« La psychothérapie, c’est un pari, de l’intuition, et de la patience », nous dit
le pédopsychiatre Marcel Rufo. Rencontre avec un homme qui accompagne
des enfants et leurs parents depuis plusieurs décennies.
Stéphane Allix
Pourquoi êtes-vous devenu psychiatre ?
M.R :
Je suis né psychiatre. Je passais pour un enfant plutôt isolé,
tout le temps en train lire ou de « faire des records », en
lançant par exemple une balle de tennis contre un mur
et en l’attrapant d’une main puis de l’autre. Ce n’était pas
un trouble obsessionnel compulsif, mais un prétexte pour
penser en faisant semblant de m’amuser. Car je ne cessais
de m’interroger sur tout, pendant des journées entières !
Vous avez tout de suite commencé par la pédiatrie ?
Au départ je me suis orienté vers la neuropsychiatrie. Puis
je suis allé en psychiatrie adulte, dans les services asilaires
pendant un an et demi. Ce que j’y ai vu m’a désespéré. Je
suis allé en pédiatrie pour voir des enfants normaux… Un
jour je reçois un petit garçon, Antoine, qui souffrait d’une
hypertension maligne et d’un trouble du rythme cardiaque.

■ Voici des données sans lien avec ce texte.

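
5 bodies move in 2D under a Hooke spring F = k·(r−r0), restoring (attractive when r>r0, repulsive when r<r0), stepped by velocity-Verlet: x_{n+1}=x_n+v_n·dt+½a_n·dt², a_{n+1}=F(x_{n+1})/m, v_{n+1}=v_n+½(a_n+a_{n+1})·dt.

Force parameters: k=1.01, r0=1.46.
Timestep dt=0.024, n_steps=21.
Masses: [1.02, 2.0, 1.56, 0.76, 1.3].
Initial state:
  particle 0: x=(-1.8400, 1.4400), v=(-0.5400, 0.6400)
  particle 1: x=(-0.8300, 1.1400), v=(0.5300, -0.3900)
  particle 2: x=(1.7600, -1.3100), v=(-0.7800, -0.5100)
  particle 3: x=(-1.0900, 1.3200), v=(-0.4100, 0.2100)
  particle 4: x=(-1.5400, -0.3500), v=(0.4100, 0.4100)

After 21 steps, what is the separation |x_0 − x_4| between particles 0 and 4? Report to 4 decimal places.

1.8007

step 0: x0=(-1.8400, 1.4400) x1=(-0.8300, 1.1400) x2=(1.7600, -1.3100) x3=(-1.0900, 1.3200) x4=(-1.5400, -0.3500)
step 1: x0=(-1.8526, 1.4548) x1=(-0.8169, 1.1303) x2=(1.7399, -1.3212) x3=(-1.0993, 1.3245) x4=(-1.5297, -0.3401)
step 2: x0=(-1.8643, 1.4684) x1=(-0.8030, 1.1199) x2=(1.7169, -1.3304) x3=(-1.1074, 1.3280) x4=(-1.5186, -0.3301)
step 3: x0=(-1.8752, 1.4809) x1=(-0.7883, 1.1088) x2=(1.6911, -1.3374) x3=(-1.1145, 1.3304) x4=(-1.5065, -0.3201)
step 4: x0=(-1.8851, 1.4922) x1=(-0.7729, 1.0971) x2=(1.6626, -1.3424) x3=(-1.1204, 1.3316) x4=(-1.4937, -0.3099)
step 5: x0=(-1.8943, 1.5024) x1=(-0.7567, 1.0848) x2=(1.6313, -1.3454) x3=(-1.1251, 1.3318) x4=(-1.4801, -0.2997)
step 6: x0=(-1.9025, 1.5113) x1=(-0.7399, 1.0718) x2=(1.5974, -1.3462) x3=(-1.1287, 1.3309) x4=(-1.4657, -0.2895)
step 7: x0=(-1.9097, 1.5191) x1=(-0.7224, 1.0583) x2=(1.5608, -1.3450) x3=(-1.1312, 1.3289) x4=(-1.4505, -0.2793)
step 8: x0=(-1.9161, 1.5257) x1=(-0.7042, 1.0441) x2=(1.5216, -1.3417) x3=(-1.1326, 1.3258) x4=(-1.4346, -0.2690)
step 9: x0=(-1.9215, 1.5310) x1=(-0.6855, 1.0294) x2=(1.4800, -1.3364) x3=(-1.1329, 1.3215) x4=(-1.4181, -0.2587)
step 10: x0=(-1.9260, 1.5352) x1=(-0.6661, 1.0141) x2=(1.4358, -1.3291) x3=(-1.1321, 1.3162) x4=(-1.4009, -0.2485)
step 11: x0=(-1.9295, 1.5382) x1=(-0.6461, 0.9984) x2=(1.3893, -1.3198) x3=(-1.1303, 1.3098) x4=(-1.3830, -0.2382)
step 12: x0=(-1.9321, 1.5400) x1=(-0.6256, 0.9821) x2=(1.3405, -1.3085) x3=(-1.1274, 1.3024) x4=(-1.3646, -0.2280)
step 13: x0=(-1.9337, 1.5406) x1=(-0.6046, 0.9654) x2=(1.2894, -1.2953) x3=(-1.1235, 1.2939) x4=(-1.3457, -0.2178)
step 14: x0=(-1.9344, 1.5400) x1=(-0.5831, 0.9482) x2=(1.2362, -1.2803) x3=(-1.1186, 1.2845) x4=(-1.3262, -0.2078)
step 15: x0=(-1.9342, 1.5383) x1=(-0.5611, 0.9305) x2=(1.1809, -1.2633) x3=(-1.1128, 1.2740) x4=(-1.3063, -0.1977)
step 16: x0=(-1.9330, 1.5354) x1=(-0.5386, 0.9125) x2=(1.1236, -1.2446) x3=(-1.1061, 1.2626) x4=(-1.2859, -0.1878)
step 17: x0=(-1.9309, 1.5314) x1=(-0.5157, 0.8941) x2=(1.0644, -1.2242) x3=(-1.0985, 1.2503) x4=(-1.2651, -0.1780)
step 18: x0=(-1.9279, 1.5262) x1=(-0.4925, 0.8754) x2=(1.0034, -1.2020) x3=(-1.0900, 1.2371) x4=(-1.2440, -0.1682)
step 19: x0=(-1.9240, 1.5200) x1=(-0.4688, 0.8563) x2=(0.9408, -1.1782) x3=(-1.0808, 1.2231) x4=(-1.2226, -0.1586)
step 20: x0=(-1.9192, 1.5126) x1=(-0.4448, 0.8370) x2=(0.8765, -1.1528) x3=(-1.0708, 1.2083) x4=(-1.2010, -0.1491)
step 21: x0=(-1.9136, 1.5042) x1=(-0.4205, 0.8174) x2=(0.8107, -1.1260) x3=(-1.0601, 1.1928) x4=(-1.1791, -0.1398)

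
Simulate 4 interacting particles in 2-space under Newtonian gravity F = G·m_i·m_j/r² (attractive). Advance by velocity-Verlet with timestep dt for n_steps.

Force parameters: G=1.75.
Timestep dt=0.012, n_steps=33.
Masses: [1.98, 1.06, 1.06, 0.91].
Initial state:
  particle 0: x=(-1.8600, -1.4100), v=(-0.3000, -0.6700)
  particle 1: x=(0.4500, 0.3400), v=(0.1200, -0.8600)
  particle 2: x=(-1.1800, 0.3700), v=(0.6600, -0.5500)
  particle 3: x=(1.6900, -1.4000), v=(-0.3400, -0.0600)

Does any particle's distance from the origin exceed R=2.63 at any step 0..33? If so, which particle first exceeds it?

step 0: x0=(-1.8600, -1.4100) x1=(0.4500, 0.3400) x2=(-1.1800, 0.3700) x3=(1.6900, -1.4000)
step 1: x0=(-1.8636, -1.4180) x1=(0.4514, 0.3296) x2=(-1.1720, 0.3633) x3=(1.6859, -1.4007)
step 2: x0=(-1.8671, -1.4259) x1=(0.4526, 0.3192) x2=(-1.1640, 0.3565) x3=(1.6817, -1.4013)
step 3: x0=(-1.8705, -1.4337) x1=(0.4538, 0.3087) x2=(-1.1559, 0.3496) x3=(1.6773, -1.4019)
step 4: x0=(-1.8738, -1.4415) x1=(0.4548, 0.2981) x2=(-1.1478, 0.3425) x3=(1.6729, -1.4024)
step 5: x0=(-1.8771, -1.4491) x1=(0.4557, 0.2875) x2=(-1.1395, 0.3353) x3=(1.6684, -1.4028)
step 6: x0=(-1.8803, -1.4567) x1=(0.4565, 0.2767) x2=(-1.1312, 0.3279) x3=(1.6638, -1.4032)
step 7: x0=(-1.8835, -1.4642) x1=(0.4571, 0.2659) x2=(-1.1228, 0.3204) x3=(1.6591, -1.4035)
step 8: x0=(-1.8865, -1.4716) x1=(0.4577, 0.2550) x2=(-1.1144, 0.3127) x3=(1.6543, -1.4038)
step 9: x0=(-1.8895, -1.4789) x1=(0.4581, 0.2441) x2=(-1.1059, 0.3050) x3=(1.6494, -1.4040)
step 10: x0=(-1.8925, -1.4861) x1=(0.4584, 0.2330) x2=(-1.0973, 0.2971) x3=(1.6444, -1.4041)
step 11: x0=(-1.8953, -1.4932) x1=(0.4585, 0.2219) x2=(-1.0886, 0.2890) x3=(1.6393, -1.4042)
step 12: x0=(-1.8981, -1.5003) x1=(0.4586, 0.2108) x2=(-1.0798, 0.2808) x3=(1.6341, -1.4042)
step 13: x0=(-1.9008, -1.5073) x1=(0.4585, 0.1995) x2=(-1.0710, 0.2725) x3=(1.6288, -1.4041)
step 14: x0=(-1.9035, -1.5142) x1=(0.4583, 0.1882) x2=(-1.0621, 0.2641) x3=(1.6234, -1.4040)
step 15: x0=(-1.9060, -1.5210) x1=(0.4579, 0.1767) x2=(-1.0531, 0.2555) x3=(1.6179, -1.4038)
step 16: x0=(-1.9085, -1.5277) x1=(0.4575, 0.1652) x2=(-1.0441, 0.2467) x3=(1.6123, -1.4035)
step 17: x0=(-1.9109, -1.5344) x1=(0.4569, 0.1537) x2=(-1.0349, 0.2379) x3=(1.6066, -1.4031)
step 18: x0=(-1.9133, -1.5410) x1=(0.4561, 0.1420) x2=(-1.0257, 0.2289) x3=(1.6008, -1.4027)
step 19: x0=(-1.9155, -1.5475) x1=(0.4553, 0.1303) x2=(-1.0164, 0.2198) x3=(1.5949, -1.4022)
step 20: x0=(-1.9177, -1.5539) x1=(0.4543, 0.1185) x2=(-1.0070, 0.2105) x3=(1.5888, -1.4017)
step 21: x0=(-1.9198, -1.5602) x1=(0.4531, 0.1066) x2=(-0.9975, 0.2011) x3=(1.5827, -1.4010)
step 22: x0=(-1.9219, -1.5665) x1=(0.4519, 0.0947) x2=(-0.9879, 0.1916) x3=(1.5764, -1.4003)
step 23: x0=(-1.9238, -1.5726) x1=(0.4505, 0.0827) x2=(-0.9782, 0.1820) x3=(1.5701, -1.3996)
step 24: x0=(-1.9257, -1.5787) x1=(0.4489, 0.0706) x2=(-0.9685, 0.1722) x3=(1.5636, -1.3987)
step 25: x0=(-1.9275, -1.5848) x1=(0.4472, 0.0584) x2=(-0.9586, 0.1622) x3=(1.5570, -1.3978)
step 26: x0=(-1.9292, -1.5907) x1=(0.4454, 0.0461) x2=(-0.9487, 0.1522) x3=(1.5503, -1.3968)
step 27: x0=(-1.9309, -1.5966) x1=(0.4434, 0.0338) x2=(-0.9386, 0.1420) x3=(1.5435, -1.3957)
step 28: x0=(-1.9325, -1.6024) x1=(0.4413, 0.0213) x2=(-0.9285, 0.1317) x3=(1.5365, -1.3945)
step 29: x0=(-1.9340, -1.6081) x1=(0.4390, 0.0088) x2=(-0.9182, 0.1212) x3=(1.5295, -1.3933)
step 30: x0=(-1.9354, -1.6137) x1=(0.4366, -0.0037) x2=(-0.9079, 0.1106) x3=(1.5223, -1.3919)
step 31: x0=(-1.9367, -1.6193) x1=(0.4341, -0.0164) x2=(-0.8974, 0.0999) x3=(1.5150, -1.3905)
step 32: x0=(-1.9380, -1.6248) x1=(0.4313, -0.0292) x2=(-0.8868, 0.0891) x3=(1.5076, -1.3890)
step 33: x0=(-1.9391, -1.6302) x1=(0.4285, -0.0420) x2=(-0.8761, 0.0781) x3=(1.5000, -1.3874)

no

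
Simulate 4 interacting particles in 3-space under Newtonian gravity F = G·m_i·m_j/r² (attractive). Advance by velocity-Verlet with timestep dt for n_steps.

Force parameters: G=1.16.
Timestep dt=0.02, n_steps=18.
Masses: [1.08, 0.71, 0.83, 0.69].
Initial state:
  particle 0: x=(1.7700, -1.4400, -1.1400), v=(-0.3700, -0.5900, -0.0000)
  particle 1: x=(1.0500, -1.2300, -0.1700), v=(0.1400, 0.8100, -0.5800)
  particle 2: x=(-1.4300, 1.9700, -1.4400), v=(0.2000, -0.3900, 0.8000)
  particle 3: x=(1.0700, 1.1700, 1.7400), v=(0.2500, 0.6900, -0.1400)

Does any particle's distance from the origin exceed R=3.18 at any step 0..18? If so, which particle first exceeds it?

step 0: x0=(1.7700, -1.4400, -1.1400) x1=(1.0500, -1.2300, -0.1700) x2=(-1.4300, 1.9700, -1.4400) x3=(1.0700, 1.1700, 1.7400)
step 1: x0=(1.7625, -1.4518, -1.1399) x1=(1.0529, -1.2138, -0.1817) x2=(-1.4260, 1.9622, -1.4240) x3=(1.0750, 1.1838, 1.7372)
step 2: x0=(1.7549, -1.4635, -1.1396) x1=(1.0560, -1.1976, -0.1937) x2=(-1.4219, 1.9543, -1.4080) x3=(1.0800, 1.1975, 1.7343)
step 3: x0=(1.7471, -1.4751, -1.1391) x1=(1.0592, -1.1815, -0.2059) x2=(-1.4178, 1.9464, -1.3919) x3=(1.0850, 1.2112, 1.7313)
step 4: x0=(1.7392, -1.4866, -1.1385) x1=(1.0627, -1.1654, -0.2184) x2=(-1.4137, 1.9385, -1.3758) x3=(1.0899, 1.2248, 1.7283)
step 5: x0=(1.7312, -1.4981, -1.1376) x1=(1.0663, -1.1494, -0.2312) x2=(-1.4095, 1.9306, -1.3597) x3=(1.0949, 1.2384, 1.7252)
step 6: x0=(1.7230, -1.5094, -1.1366) x1=(1.0702, -1.1334, -0.2442) x2=(-1.4053, 1.9226, -1.3436) x3=(1.0998, 1.2520, 1.7221)
step 7: x0=(1.7146, -1.5207, -1.1353) x1=(1.0742, -1.1175, -0.2575) x2=(-1.4011, 1.9146, -1.3275) x3=(1.1048, 1.2655, 1.7189)
step 8: x0=(1.7061, -1.5318, -1.1338) x1=(1.0784, -1.1017, -0.2710) x2=(-1.3968, 1.9065, -1.3113) x3=(1.1097, 1.2790, 1.7156)
step 9: x0=(1.6974, -1.5428, -1.1322) x1=(1.0828, -1.0860, -0.2848) x2=(-1.3924, 1.8984, -1.2951) x3=(1.1146, 1.2924, 1.7123)
step 10: x0=(1.6886, -1.5537, -1.1303) x1=(1.0874, -1.0704, -0.2989) x2=(-1.3881, 1.8903, -1.2789) x3=(1.1195, 1.3058, 1.7089)
step 11: x0=(1.6797, -1.5645, -1.1283) x1=(1.0922, -1.0549, -0.3133) x2=(-1.3836, 1.8821, -1.2627) x3=(1.1244, 1.3191, 1.7054)
step 12: x0=(1.6705, -1.5751, -1.1260) x1=(1.0972, -1.0395, -0.3279) x2=(-1.3792, 1.8739, -1.2465) x3=(1.1293, 1.3324, 1.7019)
step 13: x0=(1.6613, -1.5855, -1.1236) x1=(1.1024, -1.0243, -0.3428) x2=(-1.3747, 1.8657, -1.2302) x3=(1.1342, 1.3457, 1.6983)
step 14: x0=(1.6519, -1.5958, -1.1209) x1=(1.1077, -1.0093, -0.3580) x2=(-1.3701, 1.8574, -1.2139) x3=(1.1390, 1.3589, 1.6947)
step 15: x0=(1.6423, -1.6059, -1.1181) x1=(1.1133, -0.9944, -0.3734) x2=(-1.3655, 1.8491, -1.1976) x3=(1.1439, 1.3721, 1.6910)
step 16: x0=(1.6326, -1.6159, -1.1150) x1=(1.1190, -0.9797, -0.3891) x2=(-1.3609, 1.8407, -1.1813) x3=(1.1487, 1.3852, 1.6872)
step 17: x0=(1.6228, -1.6256, -1.1117) x1=(1.1249, -0.9653, -0.4051) x2=(-1.3562, 1.8323, -1.1649) x3=(1.1535, 1.3983, 1.6834)
step 18: x0=(1.6128, -1.6352, -1.1083) x1=(1.1310, -0.9510, -0.4213) x2=(-1.3515, 1.8239, -1.1485) x3=(1.1583, 1.4113, 1.6795)

no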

C’était le fils d’un pêcheur de Martigues, qui avait mangé
beaucoup d’anchois et qui adorait ça. Mais l’anchois, avec
le sel, avait aggravé son hypertension. J’étais affolé. J’ai
appelé un aîné qui m’a dit de prescrire des hypotenseurs
puissants. L’enfant a fait un arrêt cardiaque et il est mort.
Je suis monté à l’étage pour annoncer la nouvelle au père,
que j’ai pris dans mes bras. Nous avons pleuré ensemble et
j’ai arrêté la pédiatrie. Je n’étais pas fait pour supporter la
mort des enfants.
Comment vous situez-vous par rapport à vos patients ?
M.R :
Il y a des psychiatres qui se planquent derrière une « psychiatric
attitude » : tu es toujours déprimé, donc tu as toujours
besoin d’antidépresseurs. Je n’ai rien contre les médicaments,
mais je ne suis pas pour non plus. Le psychiatre
doit d’abord se prescrire lui-même : se prescrire dans la
relation d’accompagnement, de parole, d’écoute, puis après
seulement prescrire si cela est nécessaire. Notamment avec
les adolescents, qui sont mon cœur de cible, si je croyais
avoir tout compris la première fois que je les vois, c’est que
je n’aurais rien compris à la dynamique de l’adolescence !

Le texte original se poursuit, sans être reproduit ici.